MALAGA’S courts dealt with 3 per cent more cases in the third quarter of the year.
Courts in the province handled 64,873 matters, almost 3 per cent more than in the same period in 2016. Of this increase, 1,747 cases involved civil matters, according to the Situation of Judicial Bodies report. Cases involving crime decreased by 367 in this period. A Malaga judge has said at least 30 more judges are needed in the city.
Jose Maria Paez, Dean Judge of Malaga, has been re-elected for the third time and has lost no time in setting out what the city’s justice system needs. In an interview with a Spanish newspaper, Paez explained, “the priority project is to increase the number of judges, since we are still very few.
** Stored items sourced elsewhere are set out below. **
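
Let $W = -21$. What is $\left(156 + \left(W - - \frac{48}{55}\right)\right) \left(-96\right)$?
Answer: $- \frac{717408}{55} \approx -13044.0$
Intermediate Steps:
$\left(156 + \left(W - - \frac{48}{55}\right)\right) \left(-96\right) = \left(156 - \left(21 - \frac{48}{55}\right)\right) \left(-96\right) = \left(156 - \frac{1107}{55}\right) \left(-96\right) = \frac{7473}{55} \left(-96\right) = - \frac{717408}{55}$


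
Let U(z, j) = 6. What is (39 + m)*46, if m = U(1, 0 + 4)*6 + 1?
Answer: 3496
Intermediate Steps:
m = 37 (m = 6*6 + 1 = 36 + 1 = 37)
(39 + m)*46 = (39 + 37)*46 = 76*46 = 3496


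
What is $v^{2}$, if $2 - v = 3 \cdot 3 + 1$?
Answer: $64$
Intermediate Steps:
$v = -8$ ($v = 2 - \left(3 \cdot 3 + 1\right) = 2 - \left(9 + 1\right) = 2 - 10 = -8$)
$v^{2} = \left(-8\right)^{2} = 64$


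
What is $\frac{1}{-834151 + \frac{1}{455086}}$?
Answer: $- \frac{455086}{379610441985} \approx -1.1988 \cdot 10^{-6}$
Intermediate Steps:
$\frac{1}{-834151 + \frac{1}{455086}} = \frac{1}{- \frac{379610441985}{455086}} = - \frac{455086}{379610441985}$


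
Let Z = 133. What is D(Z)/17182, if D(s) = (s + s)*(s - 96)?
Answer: 4921/8591 ≈ 0.57281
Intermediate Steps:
D(s) = 2*s*(-96 + s) (D(s) = (2*s)*(-96 + s) = 2*s*(-96 + s))
D(Z)/17182 = (2*133*(-96 + 133))/17182 = (2*133*37)*(1/17182) = 9842*(1/17182) = 4921/8591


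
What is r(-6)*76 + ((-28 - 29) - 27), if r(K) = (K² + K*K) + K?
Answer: 4932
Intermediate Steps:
r(K) = K + 2*K² (r(K) = (K² + K²) + K = 2*K² + K = K + 2*K²)
r(-6)*76 + ((-28 - 29) - 27) = -6*(1 + 2*(-6))*76 + ((-28 - 29) - 27) = -6*(1 - 12)*76 + (-57 - 27) = -6*(-11)*76 - 84 = 66*76 - 84 = 5016 - 84 = 4932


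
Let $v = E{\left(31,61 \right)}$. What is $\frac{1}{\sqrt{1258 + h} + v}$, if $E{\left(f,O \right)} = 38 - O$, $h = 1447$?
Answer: $\frac{23}{2176} + \frac{\sqrt{2705}}{2176} \approx 0.034471$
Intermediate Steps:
$v = -23$ ($v = 38 - 61 = -23$)
$\frac{1}{\sqrt{1258 + h} + v} = \frac{1}{\sqrt{1258 + 1447} - 23} = \frac{1}{\sqrt{2705} - 23} = \frac{1}{-23 + \sqrt{2705}}$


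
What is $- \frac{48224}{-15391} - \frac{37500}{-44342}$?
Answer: $\frac{1357755554}{341233861} \approx 3.979$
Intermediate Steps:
$- \frac{48224}{-15391} - \frac{37500}{-44342} = \left(-48224\right) \left(- \frac{1}{15391}\right) - - \frac{18750}{22171} = \frac{48224}{15391} + \frac{18750}{22171} = \frac{1357755554}{341233861}$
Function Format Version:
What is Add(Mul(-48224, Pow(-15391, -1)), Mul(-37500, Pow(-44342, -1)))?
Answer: Rational(1357755554, 341233861) ≈ 3.9790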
Spain has a number of magistrates well below the European average and thus it is impossible to give an answer with a minimum quality in a reasonable time.”
The judge added Malaga’s judicial system also needed more funds, as well as improvements to some courts.
In May, the Malaga Bar Association warned more courts would need to be opened to deal with the influx of floor clause mortgage cases.
Jose Maria Paez,”unless more resources are allocated, it will be very difficult to process this number of demands without incurring big delays.” A second specialist court to deal with these claims is planned for Malaga but no date has yet been announced. Jose Maria Paez believes at least another four may be necessary to deal with the weight of cases.
The group says the use of just one specially-appointed court to deal with these claims as led to significant delays, hindering justice and leaving claimants with years to wait before their case will be heard. The Malaga Bar Association says the plant, which was put in place to expedite these claims, has failed and site the 2,100 cases lodged since June 1 as evidence the court is overburdened. It also warns having one central court in Malaga limits justice to those living in remote areas of the province.
Belen Rincon, a lawyer specialising in bank claims, also explained more claimants than expected were forced to take their cases to court after banks have been reluctant to pay out.